Weil die Hausherrin anscheinend etwas im Stress war, lege ich nochmal einen Zahn zu um nicht zu spät einzutreffen. Unterdessen suche ich mir schonmal Gasthäuser in der Nähe raus. Zwar habe ich noch ein paar Milchbrötchen, aber gegen den großen Hunger ist das jetzt auch nichts.

So, fast da. Ein Blick auf die Uhr: 18 Uhr. Waaaas? 20 Kilometer in 4,5 Stunden. Ein bisschen stolz macht mich das schon. Und das obwohl ich bei jeder Kirche am Weg reingeschaut habe um brav meinen Eintrag im Pilgerbuch zu machen (und natürlich auf den Pilgerstempel zu geiern *hihi*). Das bedeutet, dass ich mit dem Abendessen noch billig davon komme, denn es ist ein Billa ums Eck und der hat noch offen. Zuerst aber mal „einchecken“.

Ich läute bei der Pension und die Hausherrin begrüßt mich freundlich. Sie zeigt mir mein Quartier und schießt nach: „Ich bekomme gleich Besuch und habe gekocht, kommens gleich rauf, sie sind eingeladen.“. WOW, nicht nur, dass ich umsonst hier schlafen kann, ich werde auch noch bekocht!
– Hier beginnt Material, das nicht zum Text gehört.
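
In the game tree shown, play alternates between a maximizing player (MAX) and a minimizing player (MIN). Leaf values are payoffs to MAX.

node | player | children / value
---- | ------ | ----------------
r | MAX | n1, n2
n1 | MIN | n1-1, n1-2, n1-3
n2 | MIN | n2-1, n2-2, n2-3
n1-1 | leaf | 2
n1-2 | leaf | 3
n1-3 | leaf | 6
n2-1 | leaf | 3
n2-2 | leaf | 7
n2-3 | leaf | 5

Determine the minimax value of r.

3

n1 (MIN): min(2, 3, 6) = 2
n2 (MIN): min(3, 7, 5) = 3
r (MAX): max(2, 3) = 3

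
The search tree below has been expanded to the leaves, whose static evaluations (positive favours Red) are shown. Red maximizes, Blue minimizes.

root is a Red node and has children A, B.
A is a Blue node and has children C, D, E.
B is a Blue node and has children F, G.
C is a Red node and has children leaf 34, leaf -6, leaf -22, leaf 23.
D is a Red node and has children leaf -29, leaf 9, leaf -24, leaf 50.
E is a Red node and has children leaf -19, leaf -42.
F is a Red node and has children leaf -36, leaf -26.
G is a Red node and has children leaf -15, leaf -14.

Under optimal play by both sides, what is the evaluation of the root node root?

C (Red): max(34, -6, -22, 23) = 34
D (Red): max(-29, 9, -24, 50) = 50
E (Red): max(-19, -42) = -19
A (Blue): min(34, 50, -19) = -19
F (Red): max(-36, -26) = -26
G (Red): max(-15, -14) = -14
B (Blue): min(-26, -14) = -26
root (Red): max(-19, -26) = -19

-19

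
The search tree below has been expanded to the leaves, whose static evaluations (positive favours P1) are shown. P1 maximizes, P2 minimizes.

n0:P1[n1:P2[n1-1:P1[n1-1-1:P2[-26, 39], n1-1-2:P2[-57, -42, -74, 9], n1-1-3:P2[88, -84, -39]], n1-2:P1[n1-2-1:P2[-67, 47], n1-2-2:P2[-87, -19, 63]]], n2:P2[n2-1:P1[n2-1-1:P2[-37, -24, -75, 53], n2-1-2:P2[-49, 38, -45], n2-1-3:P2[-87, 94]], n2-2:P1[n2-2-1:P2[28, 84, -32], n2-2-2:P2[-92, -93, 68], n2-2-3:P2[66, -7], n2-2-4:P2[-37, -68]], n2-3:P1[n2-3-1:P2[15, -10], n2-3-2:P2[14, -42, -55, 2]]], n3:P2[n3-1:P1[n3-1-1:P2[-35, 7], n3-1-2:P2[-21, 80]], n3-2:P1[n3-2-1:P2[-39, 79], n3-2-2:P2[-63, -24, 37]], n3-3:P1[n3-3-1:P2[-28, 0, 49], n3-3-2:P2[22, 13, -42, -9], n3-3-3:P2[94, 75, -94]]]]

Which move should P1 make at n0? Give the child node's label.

n1-1-1 (P2): min(-26, 39) = -26
n1-1-2 (P2): min(-57, -42, -74, 9) = -74
n1-1-3 (P2): min(88, -84, -39) = -84
n1-1 (P1): max(-26, -74, -84) = -26
n1-2-1 (P2): min(-67, 47) = -67
n1-2-2 (P2): min(-87, -19, 63) = -87
n1-2 (P1): max(-67, -87) = -67
n1 (P2): min(-26, -67) = -67
n2-1-1 (P2): min(-37, -24, -75, 53) = -75
n2-1-2 (P2): min(-49, 38, -45) = -49
n2-1-3 (P2): min(-87, 94) = -87
n2-1 (P1): max(-75, -49, -87) = -49
n2-2-1 (P2): min(28, 84, -32) = -32
n2-2-2 (P2): min(-92, -93, 68) = -93
n2-2-3 (P2): min(66, -7) = -7
n2-2-4 (P2): min(-37, -68) = -68
n2-2 (P1): max(-32, -93, -7, -68) = -7
n2-3-1 (P2): min(15, -10) = -10
n2-3-2 (P2): min(14, -42, -55, 2) = -55
n2-3 (P1): max(-10, -55) = -10
n2 (P2): min(-49, -7, -10) = -49
n3-1-1 (P2): min(-35, 7) = -35
n3-1-2 (P2): min(-21, 80) = -21
n3-1 (P1): max(-35, -21) = -21
n3-2-1 (P2): min(-39, 79) = -39
n3-2-2 (P2): min(-63, -24, 37) = -63
n3-2 (P1): max(-39, -63) = -39
n3-3-1 (P2): min(-28, 0, 49) = -28
n3-3-2 (P2): min(22, 13, -42, -9) = -42
n3-3-3 (P2): min(94, 75, -94) = -94
n3-3 (P1): max(-28, -42, -94) = -28
n3 (P2): min(-21, -39, -28) = -39
n0 (P1): max(-67, -49, -39) = -39
P1 at n0 wants the highest of {n1=-67, n2=-49, n3=-39}, so chooses n3.

n3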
Klaus, der Besuch, ist schon hier. Ein netter wuseliger Typ, der gerne Geschichten erzählt. Es gibt Schwammerlsuppe, Gemüsestrudel und Rhabarberkompott. Wir unterhalten uns nur ein wenig, denn Klaus muss schon wieder weg und die gute Hausherrin muss noch Unterlagen für ihr Studium herrichten. Ja, sie hat tatsächlich mit 70 angefangen Kunstgeschichte zu studieren.

Also verziehe ich mich in mein Kammerl und machs mir im kuscheligen Schlafsack bequem. Vielleicht noch einen Film auf Netflix anreissen, aber dann wirds bald Zeit fürs nachtinachti Land, denn morgen steht einiges bevor.